Ne confondez pas forclusion et prescription !
Chaque prestation de service ou vente d’article est liée à un délai de « prescription ». Dans la plupart des cas, ce délai est relativement court (une ou deux années), mais quand aucune loi n’en définit le terme, l’attente légale est de trente ans. Les organismes de recouvrement savent qu’en matière de crédit à la consommation, par exemple, une banque dispose justement de trois décennies pour récupérer l’argent que vous ne lui auriez pas remboursé. Mais ils oublient toujours de vous signaler qu’un autre compte à rebours tourne parallèlement : la banque n’a que deux ans pour saisir la justice. Il s’agit, cette fois-ci, du délai de « forclusion ». Pendant ce laps de temps, qui débute à la date de la première mensualité impayée, la banque doit demander à la justice de vous contraindre d’honorer vos engagements. Si elle laisse passer cette fenêtre de tir, parfois parce que le montant dû est faible ou parce que ses services se sont endormis sur votre dossier, elle ne dispose plus de véritables moyens de pression. Sauf le bluff que va vous servir l’agence de recouvrement !

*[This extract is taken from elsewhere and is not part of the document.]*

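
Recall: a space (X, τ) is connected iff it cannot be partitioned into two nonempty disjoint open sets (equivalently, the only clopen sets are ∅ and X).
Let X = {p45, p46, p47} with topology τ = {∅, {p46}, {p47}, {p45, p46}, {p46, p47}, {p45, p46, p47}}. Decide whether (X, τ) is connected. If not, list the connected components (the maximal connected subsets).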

=> Pour vous faire craquer, l’organisme qui a récupéré la créance va insister sur le fait qu’en matière de dette civile, la prescription est bien de trente ans. Et, dans chaque courrier, il ne manquera pas de vous le rappeler, de manière à vous montrer qu’il a tout son temps pour vous traîner devant le tribunal. Sous la menace constante, vous finirez bien par payer une petite partie, histoire de retrouver un peu de souffle. Le doigt serait dans l’engrenage…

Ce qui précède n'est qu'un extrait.